The development, which the organization aims to complete before the end of 2024, neighbors South Park schools, and its homes will be available to anyone who has permanent full-time employment within Park County. The nonprofit is prioritizing teachers, law enforcement, first responders and municipal employees, Knudsen said, noting most of those workers earn 60%-70% of the area’s average median income. 

They are classified as renters, she said, because their income is “too low for viable homeownership sustainability.”

Kirsten Kraus, a second grade teacher at Edith Teter Elementary School in Fairplay, is one of two homeowners that Summit Habitat for Humanity has so far selected to move into the nascent development.

Kraus, 42, has spent much of her time as a resident of Alma holding her breath, wondering each year whether her landlords would raise her rent. After the owners of a home she previously rented for $1,100 per month decided to sell it about a year and a half ago, she lucked out and was able to move into an affordable housing neighborhood for the same price. Her lease started in December 2020. One year later, her rent jumped to $1,481.

Kraus has been able to make ends meet with a salary that’s close to $46,000 and child support she receives from her ex-husband to support their three teenagers. But she’s stuck inside the workforce “limbo” as she makes too much money for most forms of government aid and yet not enough money to afford her own home in the high country.

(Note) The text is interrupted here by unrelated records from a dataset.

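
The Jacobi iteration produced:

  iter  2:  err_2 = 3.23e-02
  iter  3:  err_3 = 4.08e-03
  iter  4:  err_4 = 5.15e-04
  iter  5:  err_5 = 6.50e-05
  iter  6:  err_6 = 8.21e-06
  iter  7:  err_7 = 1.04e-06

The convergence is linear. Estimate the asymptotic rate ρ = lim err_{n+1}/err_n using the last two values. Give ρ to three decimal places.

ρ ≈ err_7/err_6 = 1.04e-06/8.21e-06 = 0.12667

0.127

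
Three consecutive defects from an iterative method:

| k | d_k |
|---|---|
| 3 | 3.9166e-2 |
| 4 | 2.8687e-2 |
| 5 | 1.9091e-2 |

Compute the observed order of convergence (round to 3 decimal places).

p ≈ ln(d_5/d_4) / ln(d_4/d_3)
  = ln(1.9091e-2/2.8687e-2) / ln(2.8687e-2/3.9166e-2)
  = ln(0.665493) / ln(0.732447)
  = -0.407227 / -0.311364 ≈ 1.307881

1.308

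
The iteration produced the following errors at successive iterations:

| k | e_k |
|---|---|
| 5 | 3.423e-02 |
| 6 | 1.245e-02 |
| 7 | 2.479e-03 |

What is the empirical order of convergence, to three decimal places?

p ≈ ln(e_7/e_6) / ln(e_6/e_5)
  = ln(2.479e-03/1.245e-02) / ln(1.245e-02/3.423e-02)
  = ln(0.199116) / ln(0.363716)
  = -1.613868 / -1.011382 ≈ 1.595706

1.596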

“To be able to own and just know that you’re secure was the big draw” to a Habitat home, Kraus said.

Summit Habitat for Humanity has also committed to constructing 15 homes in Summit County over the next five years that will target the local workforce, including educators. Similar housing efforts are underway in Pitkin County, where Habitat for Humanity Roaring Fork Valley is collaborating with the county and Roaring Fork Schools to construct 27 homes behind Basalt High School in Basalt. 

“I think that every community should really see red flags when their middle class is struggling or when their middle class is slowly starting to lose ground,” Knudsen said. “I think that that has an impact across all socioeconomic backgrounds really. It means that if the middle is slipping, that those who were looking up at the middle are also falling further behind.”